Un autre risque est celui de la perte d’éligibilité à la défiscalisation en Pinel après plus de 12 mois de nonlocation. Autrement dit, vous n’aurez plus la possibilité de déduire votre investissement des impôts sur le revenu pendant les années qui suivront. Cela en plus de devoir rembourser toutes les réductions déjà perçues depuis le placement.

Enfin, le plus grand risque est celui d’acquérir à prix excessif votre logement notamment durant les périodes de taux bas. Vous devez donc négocier les prix, même quand il s’agit d’un bien immobilier neuf. Vous aurez ainsi l’avantage d’optimiser votre rendement locatif et d’éliminer tout risque de faire une revente en moins-value.

Informations complémentaires sur la défiscalisation en loi Pinel

Outre ces principes et conditions d’éligibilité, il existe des cas particuliers d’application de la défiscalisation en Pinel, par exemple en outre-mer. Ces particularités font de ces territoires d’outre-mer un placement encore plus rentable que le placement en loi Pinel en métropole.

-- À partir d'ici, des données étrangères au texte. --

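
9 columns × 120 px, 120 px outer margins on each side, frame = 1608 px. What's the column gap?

36 px

Content width = 1608 − 2·120 = 1368 px.
9·120 + 8g = 1368 → 8g = 288 → g = 36 px.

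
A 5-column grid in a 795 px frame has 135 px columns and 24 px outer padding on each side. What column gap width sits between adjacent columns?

Content width = 795 − 2·24 = 747 px.
5 columns take 5·135 = 675 px; remaining 72 splits into 4 column gaps.
g = 72 / 4 = 18 px.

18 px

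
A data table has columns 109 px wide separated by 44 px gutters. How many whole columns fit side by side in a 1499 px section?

10 columns

k columns need k·109 + (k−1)·44 = k·153 − 44.
k·153 − 44 ≤ 1499 → k ≤ 1543 / 153 ≈ 10.08, so k = 10.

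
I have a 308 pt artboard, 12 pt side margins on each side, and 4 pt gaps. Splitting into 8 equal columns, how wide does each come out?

Content width = 308 − 2·12 = 284 pt.
284 − 7·4 = 256; ÷8 gives c = 32 pt.

32 pt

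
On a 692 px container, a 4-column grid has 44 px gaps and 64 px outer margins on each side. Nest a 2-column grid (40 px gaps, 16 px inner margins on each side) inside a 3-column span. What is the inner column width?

170 px

Take off 128 px of margins, leaving 564 px.
4 columns + 3 gaps: 4c + 3·44 = 564.
4c = 564 − 132 = 432, so c = 108 px.
3-column span = 3·108 + 2·44 = 412 px.
Inner content = 412 − 2·16 = 380 px.
2d + 1·40 = 380 → 2d = 340 → d = 170 px.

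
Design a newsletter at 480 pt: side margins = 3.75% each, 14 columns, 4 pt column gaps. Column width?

Each margin = 3.75% of 480 = 18 pt; content = 480 − 2·18 = 444 pt.
444 − 13·4 = 392; ÷14 gives c = 28 pt.

28 pt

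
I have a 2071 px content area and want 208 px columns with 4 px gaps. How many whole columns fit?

9 columns

k columns need k·208 + (k−1)·4 = k·212 − 4.
k·212 − 4 ≤ 2071 → k ≤ 2075 / 212 ≈ 9.79, so k = 9.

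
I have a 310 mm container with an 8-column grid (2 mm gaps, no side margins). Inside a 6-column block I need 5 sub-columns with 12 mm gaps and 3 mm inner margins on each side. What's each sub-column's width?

8 columns + 7 gaps: 8c + 7·2 = 310.
8c = 310 − 14 = 296, so c = 37 mm.
Span of 6: 6·37 + 5·2 = 222 + 10 = 232 mm.
Inner content = 232 − 2·3 = 226 mm.
Subtracting 4 gaps of 12 leaves 178 for 5 columns, so d = 35.6 mm.

35.6 mm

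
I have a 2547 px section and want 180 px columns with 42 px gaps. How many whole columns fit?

11 columns

11 columns: 11·180 + 10·42 = 2400 px ≤ 2547.
12 columns: 2622 px > 2547. So 11.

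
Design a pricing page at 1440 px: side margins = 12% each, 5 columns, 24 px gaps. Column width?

199.68 px

Margins: 12% × 1440 = 172.8 px each, so content = 1440 − 345.6 = 1094.4 px.
5 columns + 4 gaps: 5c + 4·24 = 1094.4.
5c = 1094.4 − 96 = 998.4, so c = 199.68 px.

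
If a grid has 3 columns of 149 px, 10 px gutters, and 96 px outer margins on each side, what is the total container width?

Total width: 2·96 + 3·149 + 2·10 = 659 px.

659 px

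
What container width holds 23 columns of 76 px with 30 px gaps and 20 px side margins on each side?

2448 px

Container = 2·20 + 23·76 + 22·30 = 40 + 1748 + 660 = 2448 px.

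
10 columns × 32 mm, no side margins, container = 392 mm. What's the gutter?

Columns use 320 mm, leaving 72 mm across 9 gutters = 8 mm each.

8 mm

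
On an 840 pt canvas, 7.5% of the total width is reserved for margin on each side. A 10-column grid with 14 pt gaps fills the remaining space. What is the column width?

Each margin = 7.5% of 840 = 63 pt; content = 840 − 2·63 = 714 pt.
714 − 9·14 = 588; ÷10 gives c = 58.8 pt.

58.8 pt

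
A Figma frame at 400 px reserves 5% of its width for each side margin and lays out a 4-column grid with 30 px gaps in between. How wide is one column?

67.5 px

400 × (1 − 2·5%) = 400 × 90% = 360 px for the columns.
Subtracting 3 gaps of 30 leaves 270 for 4 columns, so c = 67.5 px.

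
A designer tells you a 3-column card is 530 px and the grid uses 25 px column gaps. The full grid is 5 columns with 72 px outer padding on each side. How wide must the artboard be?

1044 px

530 − 2·25 = 480; ÷3 gives c = 160 px.
Total width: 2·72 + 5·160 + 4·25 = 1044 px.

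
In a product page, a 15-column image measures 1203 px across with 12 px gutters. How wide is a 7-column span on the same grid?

15c + 14·12 = 1203 → 15c = 1035 → c = 69 px.
Span of 7: 7·69 + 6·12 = 483 + 72 = 555 px.

555 px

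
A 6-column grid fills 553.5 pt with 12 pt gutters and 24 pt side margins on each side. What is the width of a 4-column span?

Take off 48 pt of margins, leaving 505.5 pt.
6c + 5·12 = 505.5 → 6c = 445.5 → c = 74.25 pt.
4 columns plus 3 gutters: 297 + 36 = 333 pt.

333 pt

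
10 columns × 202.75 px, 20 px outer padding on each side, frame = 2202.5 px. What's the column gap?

15 px

Take off 40 px of margins, leaving 2162.5 px.
10·202.75 + 9g = 2162.5 → 9g = 135 → g = 15 px.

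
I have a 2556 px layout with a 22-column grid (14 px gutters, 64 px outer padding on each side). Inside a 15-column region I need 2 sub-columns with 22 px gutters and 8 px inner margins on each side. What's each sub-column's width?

Take off 128 px of margins, leaving 2428 px.
22 columns + 21 gutters: 22c + 21·14 = 2428.
22c = 2428 − 294 = 2134, so c = 97 px.
Span of 15: 15·97 + 14·14 = 1455 + 196 = 1651 px.
Inner content = 1651 − 2·8 = 1635 px.
2 columns + 1 gutter: 2d + 1·22 = 1635.
2d = 1635 − 22 = 1613, so d = 806.5 px.

806.5 px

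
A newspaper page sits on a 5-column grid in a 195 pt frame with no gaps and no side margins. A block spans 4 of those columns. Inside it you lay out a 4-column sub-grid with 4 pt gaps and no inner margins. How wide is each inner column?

36 pt

195 / 5 = 39 pt per column.
With no gaps, 4 columns span 4·39 = 156 pt.
156 − 3·4 = 144; ÷4 gives d = 36 pt.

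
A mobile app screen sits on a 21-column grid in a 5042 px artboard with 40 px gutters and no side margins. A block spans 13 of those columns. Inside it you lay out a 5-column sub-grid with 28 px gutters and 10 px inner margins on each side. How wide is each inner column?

21c + 20·40 = 5042 → 21c = 4242 → c = 202 px.
13-column span = 13·202 + 12·40 = 3106 px.
Inner content = 3106 − 2·10 = 3086 px.
5 columns + 4 gutters: 5d + 4·28 = 3086.
5d = 3086 − 112 = 2974, so d = 594.8 px.

594.8 px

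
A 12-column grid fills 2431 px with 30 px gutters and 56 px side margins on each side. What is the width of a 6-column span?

1144.5 px

Inside the margins: 2431 − 112 = 2319 px.
Subtracting 11 gutters of 30 leaves 1989 for 12 columns, so c = 165.75 px.
6-column span = 6·165.75 + 5·30 = 1144.5 px.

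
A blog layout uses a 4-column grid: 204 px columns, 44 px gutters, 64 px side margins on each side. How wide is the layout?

Total width: 2·64 + 4·204 + 3·44 = 1076 px.

1076 px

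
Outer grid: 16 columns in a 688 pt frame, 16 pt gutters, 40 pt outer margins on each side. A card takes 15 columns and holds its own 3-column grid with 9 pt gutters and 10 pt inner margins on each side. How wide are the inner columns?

Subtract both margins: 688 − 2·40 = 608 pt.
16 columns + 15 gutters: 16c + 15·16 = 608.
16c = 608 − 240 = 368, so c = 23 pt.
15-column span = 15·23 + 14·16 = 569 pt.
Inner content = 569 − 2·10 = 549 pt.
549 − 2·9 = 531; ÷3 gives d = 177 pt.

177 pt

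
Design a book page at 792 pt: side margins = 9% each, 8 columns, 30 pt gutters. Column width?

Margins: 9% × 792 = 71.28 pt each, so content = 792 − 142.56 = 649.44 pt.
Subtracting 7 gutters of 30 leaves 439.44 for 8 columns, so c = 54.93 pt.

54.93 pt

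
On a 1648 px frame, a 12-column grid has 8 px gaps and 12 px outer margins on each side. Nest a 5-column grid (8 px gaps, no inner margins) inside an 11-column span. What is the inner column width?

Take off 24 px of margins, leaving 1624 px.
1624 − 11·8 = 1536; ÷12 gives c = 128 px.
11-column span = 11·128 + 10·8 = 1488 px.
Subtracting 4 gaps of 8 leaves 1456 for 5 columns, so d = 291.2 px.

291.2 px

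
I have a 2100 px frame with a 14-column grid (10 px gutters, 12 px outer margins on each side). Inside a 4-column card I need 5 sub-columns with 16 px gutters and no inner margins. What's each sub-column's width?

104.4 px

Inside the margins: 2100 − 24 = 2076 px.
Subtracting 13 gutters of 10 leaves 1946 for 14 columns, so c = 139 px.
4 columns plus 3 gutters: 556 + 30 = 586 px.
5 columns + 4 gutters: 5d + 4·16 = 586.
5d = 586 − 64 = 522, so d = 104.4 px.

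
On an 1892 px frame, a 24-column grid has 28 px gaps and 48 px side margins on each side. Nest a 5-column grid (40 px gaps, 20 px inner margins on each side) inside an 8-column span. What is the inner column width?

Subtract both margins: 1892 − 2·48 = 1796 px.
24c + 23·28 = 1796 → 24c = 1152 → c = 48 px.
8-column span = 8·48 + 7·28 = 580 px.
Inner content = 580 − 2·20 = 540 px.
540 − 4·40 = 380; ÷5 gives d = 76 px.

76 px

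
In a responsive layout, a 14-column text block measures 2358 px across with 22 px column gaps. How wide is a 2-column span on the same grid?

2358 − 13·22 = 2072; ÷14 gives c = 148 px.
Span of 2: 2·148 + 1·22 = 296 + 22 = 318 px.

318 px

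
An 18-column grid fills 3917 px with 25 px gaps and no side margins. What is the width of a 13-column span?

2822 px

18 columns + 17 gaps: 18c + 17·25 = 3917.
18c = 3917 − 425 = 3492, so c = 194 px.
13 columns plus 12 gaps: 2522 + 300 = 2822 px.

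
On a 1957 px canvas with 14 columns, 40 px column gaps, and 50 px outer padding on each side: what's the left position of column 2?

185.5 px

Inside the margins: 1957 − 100 = 1857 px.
Subtracting 13 column gaps of 40 leaves 1337 for 14 columns, so c = 95.5 px.
Before column 2: the margin + 1 column + 1 column gap.
Offset = 50 + 1·(95.5 + 40) = 50 + 135.5 = 185.5 px.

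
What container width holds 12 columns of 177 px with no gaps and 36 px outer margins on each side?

Summing: 72 + 2124 = 2196 px.

2196 px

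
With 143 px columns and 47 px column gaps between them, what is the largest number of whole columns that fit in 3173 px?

k columns need k·143 + (k−1)·47 = k·190 − 47.
k·190 − 47 ≤ 3173 → k ≤ 3220 / 190 ≈ 16.95, so k = 16.

16 columns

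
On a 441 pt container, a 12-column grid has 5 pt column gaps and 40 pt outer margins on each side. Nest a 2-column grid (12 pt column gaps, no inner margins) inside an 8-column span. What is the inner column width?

Outer content = 441 − 2·40 = 361 pt.
12 columns + 11 column gaps: 12c + 11·5 = 361.
12c = 361 − 55 = 306, so c = 25.5 pt.
8-column span = 8·25.5 + 7·5 = 239 pt.
Subtracting 1 column gap of 12 leaves 227 for 2 columns, so d = 113.5 pt.

113.5 pt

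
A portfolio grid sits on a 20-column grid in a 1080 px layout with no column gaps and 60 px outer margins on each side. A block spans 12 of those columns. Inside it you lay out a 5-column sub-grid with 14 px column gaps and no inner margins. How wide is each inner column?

104 px

Inside the margins: 1080 − 120 = 960 px.
20c = 960 → c = 48 px.
With no column gaps, 12 columns span 12·48 = 576 px.
576 − 4·14 = 520; ÷5 gives d = 104 px.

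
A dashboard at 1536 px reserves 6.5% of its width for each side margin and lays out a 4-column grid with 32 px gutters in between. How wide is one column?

310.08 px

Each margin = 6.5% of 1536 = 99.84 px; content = 1536 − 2·99.84 = 1336.32 px.
4c + 3·32 = 1336.32 → 4c = 1240.32 → c = 310.08 px.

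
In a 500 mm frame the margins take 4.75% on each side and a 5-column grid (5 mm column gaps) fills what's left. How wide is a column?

Margins: 4.75% × 500 = 23.75 mm each, so content = 500 − 47.5 = 452.5 mm.
5c + 4·5 = 452.5 → 5c = 432.5 → c = 86.5 mm.

86.5 mm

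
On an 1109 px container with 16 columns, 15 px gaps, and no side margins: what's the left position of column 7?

16 columns + 15 gaps: 16c + 15·15 = 1109.
16c = 1109 − 225 = 884, so c = 55.25 px.
No margin, so column 7 starts at 6·(column + gutter) = 6·70.25 = 421.5 px.

421.5 px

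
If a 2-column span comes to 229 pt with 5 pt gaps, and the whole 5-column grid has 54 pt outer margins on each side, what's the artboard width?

Subtracting 1 gap of 5 leaves 224 for 2 columns, so c = 112 pt.
Adding margins, columns and gutters: 108 + 560 + 20 = 688 pt.

688 pt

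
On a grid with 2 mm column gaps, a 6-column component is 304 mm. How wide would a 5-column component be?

6c + 5·2 = 304 → 6c = 294 → c = 49 mm.
5 columns plus 4 column gaps: 245 + 8 = 253 mm.

253 mm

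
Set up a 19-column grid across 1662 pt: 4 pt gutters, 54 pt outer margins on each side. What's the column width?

Subtract both margins: 1662 − 2·54 = 1554 pt.
Subtracting 18 gutters of 4 leaves 1482 for 19 columns, so c = 78 pt.

78 pt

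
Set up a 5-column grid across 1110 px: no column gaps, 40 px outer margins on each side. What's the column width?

Take off 80 px of margins, leaving 1030 px.
1030 / 5 = 206 px per column.

206 px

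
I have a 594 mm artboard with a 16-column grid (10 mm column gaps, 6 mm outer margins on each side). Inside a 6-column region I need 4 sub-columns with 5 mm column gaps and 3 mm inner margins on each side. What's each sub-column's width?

47.75 mm

Outer content = 594 − 2·6 = 582 mm.
Subtracting 15 column gaps of 10 leaves 432 for 16 columns, so c = 27 mm.
Span of 6: 6·27 + 5·10 = 162 + 50 = 212 mm.
Inner content = 212 − 2·3 = 206 mm.
4d + 3·5 = 206 → 4d = 191 → d = 47.75 mm.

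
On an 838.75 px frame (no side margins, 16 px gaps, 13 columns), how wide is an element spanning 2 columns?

838.75 − 12·16 = 646.75; ÷13 gives c = 49.75 px.
2-column span = 2·49.75 + 1·16 = 115.5 px.

115.5 px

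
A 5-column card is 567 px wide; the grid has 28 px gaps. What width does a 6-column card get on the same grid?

686 px

567 − 4·28 = 455; ÷5 gives c = 91 px.
6-column span = 6·91 + 5·28 = 686 px.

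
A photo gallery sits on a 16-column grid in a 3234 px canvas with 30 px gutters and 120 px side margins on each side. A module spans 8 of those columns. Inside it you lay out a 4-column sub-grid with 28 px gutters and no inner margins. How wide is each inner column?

Outer content = 3234 − 2·120 = 2994 px.
16c + 15·30 = 2994 → 16c = 2544 → c = 159 px.
8 columns plus 7 gutters: 1272 + 210 = 1482 px.
Subtracting 3 gutters of 28 leaves 1398 for 4 columns, so d = 349.5 px.

349.5 px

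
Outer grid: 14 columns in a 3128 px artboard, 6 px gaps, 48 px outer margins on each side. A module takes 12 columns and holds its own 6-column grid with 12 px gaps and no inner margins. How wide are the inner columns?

423 px

Take off 96 px of margins, leaving 3032 px.
Subtracting 13 gaps of 6 leaves 2954 for 14 columns, so c = 211 px.
12-column span = 12·211 + 11·6 = 2598 px.
Subtracting 5 gaps of 12 leaves 2538 for 6 columns, so d = 423 px.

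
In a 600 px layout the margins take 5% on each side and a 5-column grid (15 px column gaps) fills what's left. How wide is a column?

Margins: 5% × 600 = 30 px each, so content = 600 − 60 = 540 px.
540 − 4·15 = 480; ÷5 gives c = 96 px.

96 px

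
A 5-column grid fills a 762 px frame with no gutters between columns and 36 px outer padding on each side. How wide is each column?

138 px

Content width = 762 − 2·36 = 690 px.
690 / 5 = 138 px per column.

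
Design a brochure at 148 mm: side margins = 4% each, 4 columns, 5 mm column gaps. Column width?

Each margin = 4% of 148 = 5.92 mm; content = 148 − 2·5.92 = 136.16 mm.
4c + 3·5 = 136.16 → 4c = 121.16 → c = 30.29 mm.

30.29 mm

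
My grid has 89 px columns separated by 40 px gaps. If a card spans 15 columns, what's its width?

15-column span = 15·89 + 14·40 = 1895 px.

1895 px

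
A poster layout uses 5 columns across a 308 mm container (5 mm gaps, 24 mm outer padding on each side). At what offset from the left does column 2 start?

Content = 308 − 2·24 = 260 mm.
5c + 4·5 = 260 → 5c = 240 → c = 48 mm.
Column 2 starts at margin + 1·(column + gutter) = 24 + 1·53 = 77 mm.

77 mm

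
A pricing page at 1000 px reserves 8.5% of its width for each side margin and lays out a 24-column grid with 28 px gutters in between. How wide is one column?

1000 × (1 − 2·8.5%) = 1000 × 83% = 830 px for the columns.
24 columns + 23 gutters: 24c + 23·28 = 830.
24c = 830 − 644 = 186, so c = 7.75 px.

7.75 px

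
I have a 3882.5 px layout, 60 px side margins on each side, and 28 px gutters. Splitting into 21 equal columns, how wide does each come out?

Content width = 3882.5 − 2·60 = 3762.5 px.
21c + 20·28 = 3762.5 → 21c = 3202.5 → c = 152.5 px.

152.5 px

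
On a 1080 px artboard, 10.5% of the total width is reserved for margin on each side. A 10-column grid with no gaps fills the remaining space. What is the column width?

Margins: 10.5% × 1080 = 113.4 px each, so content = 1080 − 226.8 = 853.2 px.
10c = 853.2 → c = 85.32 px.

85.32 px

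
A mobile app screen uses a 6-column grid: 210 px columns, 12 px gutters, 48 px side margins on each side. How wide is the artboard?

1416 px

Adding margins, columns and gutters: 96 + 1260 + 60 = 1416 px.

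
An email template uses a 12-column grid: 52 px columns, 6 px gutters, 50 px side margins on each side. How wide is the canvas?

Canvas = 2·50 + 12·52 + 11·6 = 100 + 624 + 66 = 790 px.

790 px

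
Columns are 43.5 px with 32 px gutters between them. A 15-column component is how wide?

1100.5 px

Span of 15: 15·43.5 + 14·32 = 652.5 + 448 = 1100.5 px.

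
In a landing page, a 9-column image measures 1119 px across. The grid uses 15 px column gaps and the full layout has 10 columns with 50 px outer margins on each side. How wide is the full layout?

1345 px

Subtracting 8 column gaps of 15 leaves 999 for 9 columns, so c = 111 px.
Adding margins, columns and gutters: 100 + 1110 + 135 = 1345 px.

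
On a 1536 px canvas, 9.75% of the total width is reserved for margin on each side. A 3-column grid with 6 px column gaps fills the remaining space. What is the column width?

1536 × (1 − 2·9.75%) = 1536 × 80.5% = 1236.48 px for the columns.
Subtracting 2 column gaps of 6 leaves 1224.48 for 3 columns, so c = 408.16 px.

408.16 px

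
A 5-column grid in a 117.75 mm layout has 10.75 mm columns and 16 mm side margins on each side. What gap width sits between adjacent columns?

Subtract both margins: 117.75 − 2·16 = 85.75 mm.
5·10.75 + 4g = 85.75 → 4g = 32 → g = 8 mm.

8 mm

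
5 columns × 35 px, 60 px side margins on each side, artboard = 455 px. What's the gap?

Take off 120 px of margins, leaving 335 px.
Columns use 175 px, leaving 160 px across 4 gaps = 40 px each.

40 px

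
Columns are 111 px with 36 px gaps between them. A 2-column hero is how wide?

2-column span = 2·111 + 1·36 = 258 px.

258 px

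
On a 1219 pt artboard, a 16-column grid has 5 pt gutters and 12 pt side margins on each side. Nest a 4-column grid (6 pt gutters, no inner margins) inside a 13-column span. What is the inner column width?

238 pt

Subtract both margins: 1219 − 2·12 = 1195 pt.
Subtracting 15 gutters of 5 leaves 1120 for 16 columns, so c = 70 pt.
Span of 13: 13·70 + 12·5 = 910 + 60 = 970 pt.
Subtracting 3 gutters of 6 leaves 952 for 4 columns, so d = 238 pt.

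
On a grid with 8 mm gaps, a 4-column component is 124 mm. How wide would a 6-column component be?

124 − 3·8 = 100; ÷4 gives c = 25 mm.
6 columns plus 5 gaps: 150 + 40 = 190 mm.

190 mm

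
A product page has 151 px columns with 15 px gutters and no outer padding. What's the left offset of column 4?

498 px

No margin, so column 4 starts at 3·(column + gutter) = 3·166 = 498 px.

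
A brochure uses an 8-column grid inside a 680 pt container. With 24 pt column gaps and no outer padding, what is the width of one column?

8c + 7·24 = 680 → 8c = 512 → c = 64 pt.

64 pt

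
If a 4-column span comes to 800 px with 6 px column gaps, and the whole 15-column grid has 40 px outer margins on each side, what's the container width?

3096.5 px

4 columns + 3 column gaps: 4c + 3·6 = 800.
4c = 800 − 18 = 782, so c = 195.5 px.
Adding margins, columns and gutters: 80 + 2932.5 + 84 = 3096.5 px.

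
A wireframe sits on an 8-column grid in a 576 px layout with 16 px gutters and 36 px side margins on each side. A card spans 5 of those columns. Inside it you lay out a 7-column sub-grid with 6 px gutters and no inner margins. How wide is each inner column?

Inside the margins: 576 − 72 = 504 px.
Subtracting 7 gutters of 16 leaves 392 for 8 columns, so c = 49 px.
5-column span = 5·49 + 4·16 = 309 px.
309 − 6·6 = 273; ÷7 gives d = 39 px.

39 px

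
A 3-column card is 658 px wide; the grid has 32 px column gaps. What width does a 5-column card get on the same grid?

3c + 2·32 = 658 → 3c = 594 → c = 198 px.
5-column span = 5·198 + 4·32 = 1118 px.

1118 px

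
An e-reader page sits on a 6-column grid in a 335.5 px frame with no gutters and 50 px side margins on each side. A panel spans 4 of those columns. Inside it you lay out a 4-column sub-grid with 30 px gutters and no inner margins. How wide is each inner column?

16.75 px

Subtract both margins: 335.5 − 2·50 = 235.5 px.
235.5 / 6 = 39.25 px per column.
4-column span = 4·39.25 = 157 px.
4d + 3·30 = 157 → 4d = 67 → d = 16.75 px.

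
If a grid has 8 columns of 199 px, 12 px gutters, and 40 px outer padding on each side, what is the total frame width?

1756 px

Adding margins, columns and gutters: 80 + 1592 + 84 = 1756 px.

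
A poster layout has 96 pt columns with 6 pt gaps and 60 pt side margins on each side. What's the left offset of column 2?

162 pt

Column 2 starts at margin + 1·(column + gutter) = 60 + 1·102 = 162 pt.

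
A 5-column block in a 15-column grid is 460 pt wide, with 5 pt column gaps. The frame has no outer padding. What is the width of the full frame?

1390 pt

460 − 4·5 = 440; ÷5 gives c = 88 pt.
Total width: 15·88 + 14·5 = 1390 pt.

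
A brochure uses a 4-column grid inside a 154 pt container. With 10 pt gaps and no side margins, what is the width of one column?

31 pt

154 − 3·10 = 124; ÷4 gives c = 31 pt.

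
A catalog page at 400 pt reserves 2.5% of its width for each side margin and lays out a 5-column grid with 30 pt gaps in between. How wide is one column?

52 pt

400 × (1 − 2·2.5%) = 400 × 95% = 380 pt for the columns.
5c + 4·30 = 380 → 5c = 260 → c = 52 pt.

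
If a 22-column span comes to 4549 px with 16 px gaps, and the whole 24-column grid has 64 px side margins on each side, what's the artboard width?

22c + 21·16 = 4549 → 22c = 4213 → c = 191.5 px.
Adding margins, columns and gutters: 128 + 4596 + 368 = 5092 px.

5092 px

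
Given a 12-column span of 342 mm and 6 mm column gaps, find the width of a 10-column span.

12 columns + 11 column gaps: 12c + 11·6 = 342.
12c = 342 − 66 = 276, so c = 23 mm.
10 columns plus 9 column gaps: 230 + 54 = 284 mm.

284 mm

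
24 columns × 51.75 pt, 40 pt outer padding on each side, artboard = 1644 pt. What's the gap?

14 pt

Take off 80 pt of margins, leaving 1564 pt.
24 columns take 24·51.75 = 1242 pt; remaining 322 splits into 23 gaps.
g = 322 / 23 = 14 pt.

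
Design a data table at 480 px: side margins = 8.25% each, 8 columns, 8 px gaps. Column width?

43.1 px

480 × (1 − 2·8.25%) = 480 × 83.5% = 400.8 px for the columns.
8c + 7·8 = 400.8 → 8c = 344.8 → c = 43.1 px.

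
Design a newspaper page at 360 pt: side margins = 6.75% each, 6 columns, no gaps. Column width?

360 × (1 − 2·6.75%) = 360 × 86.5% = 311.4 pt for the columns.
311.4 / 6 = 51.9 pt per column.

51.9 pt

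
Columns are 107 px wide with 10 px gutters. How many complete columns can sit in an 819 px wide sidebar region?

7 columns

Each extra column adds 107 + 10 = 117 px.
(819 + 10) / 117 = 7.09, so 7 columns fit.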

Le cas particulier de l’outre-mer

Dans le but de prendre en compte les spécificités locales, les départements d’outre-mer ont droit à un dispositif Pinel plus amélioré. En effet, la totalité des secteurs d’outre-mer est incluse dans la zone B1. Le dispositif de défiscalisation lors de l’achat d’un bien immobilier reste possible tout au long de l’année 2020.

Voici les changements majeurs qu’induit l’application de la loi Pinel en région d’outre-mer :

  • Les taux de réduction sont plus élevés et sont de 23 % sur le prix d’achat du bien sur une durée de 6 ans, 29 % pour une durée de 9 ans et de 32 % pour une durée de 12 ans ;
  • Pour chacune des niches fiscales, le montant à ne pas dépasser est augmenté à 18 000 euros par année ;
  • Concernant le plafond de location par mètre carré, il est de 10,37 euros pour la Guyane, la Martinique, la Guadeloupe, Mayotte et la Réunion. Il est de 12,80 euros pour la Polynésie française, la Nouvelle-Calédonie, Saint-Pierre et Miquelon, Saint-Martin ainsi que les iles Futuna et Wallis.

Il est évident qu’en outre-mer, les défiscalisations en Pinel sont plus importantes.